Responses showed that parents experienced more positive emotion and more of a sense of meaning when they were taking care of their kids than when they were doing unrelated tasks. "Our analyses show that… parenthood and child care may actually be linked to feelings of happiness and meaning in life," said Lyubomirsky.

Millennial dads report higher work-life satisfaction than single millennial men

This cultural shift in fatherhood is a good thing. In a 2016 report, The New Millennial Dad: Understanding the Paradox of Today's Fathers, survey results from 1,100 millennials between the ages of 22 and 35 indicate that millennial fathers claim they are significantly more likely to feel their work and home life conditions are excellent, and they've gotten the important things they wanted in life, and that in most ways, they are living closer to their ideal life than single men.

"When you look at the percentages and the scores, fathers just seemed to have richer, more meaningful lives that they were more satisfied with than their single counterparts," said Brad Harrington, executive director of the Boston College Center for Work & Family and a co-author of the report. Although the findings in the report contradict research showing that millennials are on track to have the lowest rates of marriage by age 40 than any previous generation, "... fatherhood clearly is enriching the lives of these men, at least according to their self-report," said Harrington.

Millennial fathers who split caregiving duties equally with their spouses say they are happiest

Furthermore, millennial dads who divided caregiving responsibilities equally with their spouses reported higher levels of work-life satisfaction. These dads scored well above the other dads in strongly agreeing with statements like, "If I had to live my life over, I would change almost nothing," that their life conditions were excellent, and that they were satisfied with their lives. "What was interesting to me was how pleased egalitarian fathers seem to be with themselves and their arrangement," stated Harrington.

Happiness and altruism—the practice of selfless concern for the well-being of others at one's own expense—are intimately linked and biologically founded.

Altruism promotes positive physiological changes in the brain associated with happiness.

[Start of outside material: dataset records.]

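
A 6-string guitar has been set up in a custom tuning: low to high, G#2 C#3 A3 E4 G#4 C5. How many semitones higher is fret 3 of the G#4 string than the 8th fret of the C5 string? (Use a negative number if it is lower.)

-9 semitones

G#4 at fret 3 → B4 (MIDI 71); C5 at fret 8 → G#5 (MIDI 80).
71 − 80 = -9, so the two pitches are 9 semitones apart.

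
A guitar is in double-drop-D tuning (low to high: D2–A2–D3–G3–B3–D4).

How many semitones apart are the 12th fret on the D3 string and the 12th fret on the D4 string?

D3 at fret 12 → D4 (MIDI 62); D4 at fret 12 → D5 (MIDI 74).
62 − 74 = -12, so the two pitches are 12 semitones apart, with D5 the higher.

12 semitones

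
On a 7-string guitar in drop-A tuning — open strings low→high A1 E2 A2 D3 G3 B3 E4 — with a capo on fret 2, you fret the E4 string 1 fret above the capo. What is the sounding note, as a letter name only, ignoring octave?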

Research has shown that giving to and helping other people releases endorphins, which then activate the parts of our brain that are associated with trust, pleasure and social connection. Being altruistic, like caring for others and spending money on them, as in fatherhood, leads to greater levels of endorphins released, compared to spending money on oneself.

Additional research has shed light on the fact that dads are the primary influencer in the family for generosity and altruism. And more research supports the theory that fathers modeling altruism, in turn, raise kids who do the same, and they're happier for it.

To sum it up, doing things for others is an essential ingredient to being happy. Sharing the workload with your partner and taking care of your kids is in effect doing things for others, which makes you happier. So, by way of altruism, it can be said that fatherhood is the very definition of happiness.